Over the past couple of days this has gotten super bad to the point where over 1TB of unique data is being cached per day (Our gateway’s max cache is 1TB max otherwise I’m sure it would have been more) and roughly 10TB of bandwidth is being consumed per day.
The simplest solution I have to solve this is to prevent our gateway from serving content that our users aren’t actually storing on our platform. In order to do this we would need some type of custom “filtering functionality”. I’d love to hear others’ opinions on the best / most efficient way to handle something like this.
The three best ideas I have are:
Have something native to IPFS where gateways can simply ask an api endpoint (could be running locally). “Can I serve this content?” before serving the content. This would be pretty flexible so gateway providers could implement any logic that custom fits their needs in regards to content blocking without IPFS having to get too opinionated.

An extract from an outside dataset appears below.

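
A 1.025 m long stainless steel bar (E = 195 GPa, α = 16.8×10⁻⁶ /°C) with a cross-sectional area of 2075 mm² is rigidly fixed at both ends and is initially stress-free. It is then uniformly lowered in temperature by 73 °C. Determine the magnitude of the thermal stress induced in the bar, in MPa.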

Implement some kind of special NGINX filtering that can do the same as mentioned in option 1 before the request even gets to IPFS. I was talking with @adin and he recommended tagging @olizilla and @lidel as two that might have thoughts on how this could be solved as well.
Implement a NodeJS proxy that sits behind NGINX and performs the operations I was mentioning above. If the request passes, then the request gets forwarded onto the IPFS gateway and streamed back to the user.
@mburns feel free to chime in with any magic dev ops knowledge you may have as well.
I really appreciate any thoughts as this is starting to get fairly expensive for us to handle.
Well, if you want to only gateway your own hosted content, then you wouldn’t fit the definition of an “open” gateway and might want to remove pinata from the “public” gateway checker’s list. I know of one application that uses this list to identify gateways from which IPFS content can be retrieved. https://ipfs.github.io/public-gateway-checker/
I’ve not tried to lock down a gateway node, but I would explore
limiting the ip addresses that your gateways will dial via Swarm.AddrFilters - tho I think you’d have to filter out “the Internet” and still allow your internal network, so that may need a PR to allow for filters like “block everyone except this range”.
have the gateway nodes use delegated content routing - tell them to ask the pinning nodes to search for content on their behalf, and then enable NoFetch on the pinning nodes… however I suspect NoFetch only applies to direct gateway requests, and you would still want pinning nodes to be able to fetch blocks from other pinning nodes, so this may be an enticing blind alley.
@olizilla the first option seems promising. Do you know how that would behave if our gateway asked our host nodes to find content and content was found on a different network node? I’m assuming we would need to disable some relay functionality on IPFS in order to fully make things seamless.